Selon Firth, bien que davantage de recherches soit nécessaires, éviter les effets négatifs potentiels pourrait être aussi simple que de veiller à ce que les enfants ne manquent pas d’autres activités de développement cruciales, telles que les interactions sociales et l’exercice, en passant trop de temps sur les appareils numériques.
Sur le même sujet : Et si Internet n’existait plus, que se passerait-il ?
« Pour aider à cela, il existe maintenant une multitude d’applications et de logiciels permettant de restreindre l’utilisation d’Internet ainsi que l’accès aux smartphones et aux ordinateurs – ce que les parents et les personnes en charge peuvent utiliser pour définir des règles conviviales pour la famille autour du temps passé sur l’ordinateur ».
« Parallèlement, il est également important de parler aux enfants de la manière dont leur vie en ligne les affecte », afin d’identifier les enfants exposés au risque de cyber-intimidation, de dépendance, voire d’exploitation, et de permettre ainsi une intervention rapide pour éviter des conséquences néfastes.
Mieux comprendre l’impact d’Internet sur le cerveau et le cadre social
« Le bombardement de stimuli via Internet et l’attention divisée qui en résulte généralement fait l’objet de préoccupations et suscite de nombreuses inquiétudes » déclare Jerome Sarris, auteur principal. « Je pense que cela, avec l’augmentation de ‘l’Instagramification’ de la société, a la capacité de modifier à la fois la structure et le fonctionnement du cerveau, tout en modifiant potentiellement notre tissu social ».

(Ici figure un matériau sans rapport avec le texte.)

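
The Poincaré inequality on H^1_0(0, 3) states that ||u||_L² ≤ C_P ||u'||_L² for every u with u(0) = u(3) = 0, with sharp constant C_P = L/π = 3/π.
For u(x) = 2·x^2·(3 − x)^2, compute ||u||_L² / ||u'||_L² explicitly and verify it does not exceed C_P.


||u||_L² / ||u'||_L² = sqrt(3)/2 < C_P = 3/π.

u(x) = 2·x^2·(3 − x)^2, so u'(x) = 4*x*(x - 3)*(2*x - 3).
u(x) = 2·x^2·(3 − x)^2 vanishes at x = 0 and x = 3, so u ∈ H^1_0(0, 3). Differentiate via the product rule and integrate the resulting polynomials term by term.
  ∫_0^3 u² dx = ∫_0^3 (4*x^8 - 48*x^7 + 216*x^6 - 432*x^5 + 324*x^4) dx. Term by term:
    ∫_0^3 4*x^8 dx = 8748;  ∫_0^3 -48*x^7 dx = -39366;  ∫_0^3 216*x^6 dx = 472392/7;
    ∫_0^3 -432*x^5 dx = -52488;  ∫_0^3 324*x^4 dx = 78732/5.
  Sum: 8748 − 39366 + 472392/7 − 52488 + 78732/5 = 4374/35.
  ∫_0^3 (u')² dx = ∫_0^3 (64*x^6 - 576*x^5 + 1872*x^4 - 2592*x^3 + 1296*x^2) dx. Term by term:
    ∫_0^3 64*x^6 dx = 139968/7;  ∫_0^3 -576*x^5 dx = -69984;  ∫_0^3 1872*x^4 dx = 454896/5;
    ∫_0^3 -2592*x^3 dx = -52488;  ∫_0^3 1296*x^2 dx = 11664.
  Sum: 139968/7 − 69984 + 454896/5 − 52488 + 11664 = 5832/35.
∫_0^3 u² dx = 4374/35, so ||u||_L² = 27*sqrt(210)/35.
∫_0^3 (u')² dx = 5832/35, so ||u'||_L² = 54*sqrt(70)/35.
Ratio ||u||_L² / ||u'||_L² = sqrt(3)/2.
Sharp Poincaré constant on H^1_0(0, 3) is C_P = L/π = 3/π, achieved by sin(π/3·x).
A polynomial bump cannot attain the sharp Poincaré constant (only the first sine eigenfunction does), so the ratio is strictly less than C_P, consistent with ||u||_L² ≤ C_P ||u'||_L².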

Co-auteur et directeur du programme de psychiatrie numérique au Beth Israel Deaconess Medical Center et chercheur clinique à la Harvard Medical School, John Torous ajoute : « Les conclusions de cet article soulignent à quel point nous devons en apprendre davantage sur l’impact de notre technologie numérique sur le monde, sur la santé mentale et du cerveau. Il y a certainement de nouveaux avantages potentiels pour certains aspects de la santé, mais nous devons les équilibrer avec les risques potentiels ».
« Il est clair que l’Internet a radicalement modifié les possibilités d’interaction sociale et les contextes dans lesquels les relations sociales peuvent avoir lieu. Il est donc essentiel de comprendre le potentiel du monde en ligne à modifier notre fonctionnement social et à déterminer les aspects de notre comportement social qui vont changer, et ceux qui ne le feront pas » conclut Firth.